To connect to an existing deployment, the mii.client() API is used. This
will connect with an existing gRPC server and return a MIIClient object.
MIIClient
- class mii.backend.client.MIIClient(mii_config, host='localhost')[source]
Client for sending generation requests to a persistent deployment created with
mii.serve(). Usemii.client()to create an instance of this class.- Parameters:
- __call__(*args, **kwargs)[source]
All args and kwargs get passed directly to
generate().
MIIClient is a callable class that
provides a simplified interface for generating text for prompt inputs on a
persistent model deployment. To create a persistent deployment, you must only
provide the HuggingFace model name (or path to a locally stored model) to the
mii.serve() API. DeepSpeed-MII will automatically load the model weights,
create an inference engine, stand up a gRPC server, and return the callable
client. An example is provided below:
import mii
client = mii.serve("mistralai/Mistral-7B-v0.1")
response = client(["DeepSpeed is", "Seattle is"], max_new_tokens=128)
print(response)
Because the deployment is persistent, this server will continue running until it
is explicitly shutdown. This allows users to connect to a deployment from other
processes using the mii.client() API:
import mii
client = mii.client("mistralai/Mistral-7B-v0.1")
response = client(["DeepSpeed is", "Seattle is"], max_new_tokens=128)
print(response)
When a server needs to be shutdown, this can be done from any client object:
import mii
client = mii.client("mistralai/Mistral-7B-v0.1")
client.terminate_server()
Deployment Configuration
While we prioritize offering a simple interface for loading models into production-ready persistent deployments, we also provide many configuration options for our persistent deployment.
Any of the fields in ModelConfig and
MIIConfig can be passed as keyword
arguments or in respective model_config and mii_config
dictionaries to the mii.serve() API. Please see Model
Configuration and MII Server Configuration for more information.
Generate Options
Text-generation behavior using the callable MIIClient class can be customized with several keyword
arguments. A full list of the available options can be found in
GenerateParamsConfig.
The generate options affect on the prompt(s) passed in a given call the client.

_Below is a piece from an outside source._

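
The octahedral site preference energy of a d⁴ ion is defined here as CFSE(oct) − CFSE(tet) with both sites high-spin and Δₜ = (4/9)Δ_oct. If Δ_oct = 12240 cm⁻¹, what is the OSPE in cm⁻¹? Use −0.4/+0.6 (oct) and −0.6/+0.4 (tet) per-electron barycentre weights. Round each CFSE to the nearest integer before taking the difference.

-5168

Octahedral (high-spin): t₂g³ eg¹, CFSE = 3(−0.4) + 1(+0.6) = -0.6Δ_oct = -0.6 × 12240 = -7344 cm⁻¹.
In a tetrahedral site the filling is e² t₂²: CFSE(tet) = -0.4Δₜ = -0.4 × (4/9)(12240) = -2176 cm⁻¹.
Subtracting, OSPE = -7344 − (-2176) = -5168 cm⁻¹.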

For example, the generation length can be controlled on a per-prompt basis and
override the default max_length:
response_long = client(prompt, max_length=1024)
response_short = client(prompt, max_length=128)
Model Parallelism
Our persistent deployment supports splitting models across multiple GPUs using
tensor parallelism. To enable model parallelism, pass the tensor_parallel
argument to mii.serve():
client = mii.serve("mistralai/Mistral-7B-v0.1", tensor_parallel=2)
Model Replicas
The persistent deployment can also create multiple model replicas. Passing the
replica_num argument to mii.serve() enables this feature:
client = mii.serve("mistralai/Mistral-7B-v0.1", replica_num=2)
With multiple model replicas, the incoming requests from clients will be
forwarded to the replicas in a round-robin scheduling by an intermediate
load-balancer process. For example, if 4 requests with ids 0, 1, 2, 3 are
sent to the persistent deployment, then replica 0 will process requests
0 and 2 while replica 1 will process requests 1 and 3.
Model replicas also compose with model parallelism. For example, 2 replicas can be created each split across 2 GPUs on a system with 4 GPUs total:
client = mii.serve("mistralai/Mistral-7B-v0.1", replica_num=2, tensor_parallel=2)